Http://www.infoq.com/cn/articles/kafka-analysis-part-2

Http://zqhxuyuan.github.io/2016/02/23/2016-02-23-Kafka-Controller

Https://tech.meituan.com/kafka-fs-design-theory.html

https://my.oschina.net/silence88/blog/856195

Https://toutiao.io/posts/508935/app_preview


Reprint please and Mark: "This article reprint from linkedkeeper.com"

Talking about distributed message technology Kafka (turn)

Contact Us

The content source of this page is from Internet, which doesn't represent Alibaba Cloud's opinion; products and services mentioned on that page don't have any relationship with Alibaba Cloud. If the content of the page makes you feel confusing, please write us an email, we will handle the problem within 5 days after receiving your email.
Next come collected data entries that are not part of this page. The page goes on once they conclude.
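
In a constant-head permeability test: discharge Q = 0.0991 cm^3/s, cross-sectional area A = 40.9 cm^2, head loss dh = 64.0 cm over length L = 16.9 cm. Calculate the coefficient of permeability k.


Compute hydraulic gradient:
i = dh / L = 64.0 / 16.9 = 3.78698
Then apply Darcy's law:
k = Q / (A * i)
k = 0.0991 / (40.9 * 3.78698)
k = 0.0991 / 154.888
k = 0.00064 cm/s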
If you find any instances of plagiarism from the community, please send an email to: info-contact@alibabacloud.com and provide relevant evidence. A staff member will contact you within 5 working days.

A Free Trial That Lets You Build Big!

Start building with 50+ products and up to 12 months usage for Elastic Compute Service

  • Sales Support

    1 on 1 presale consultation

  • After-Sales Support

    24/7 Technical Support 6 Free Tickets per Quarter Faster Response

  • Alibaba Cloud offers highly flexible support services tailored to meet your exact needs.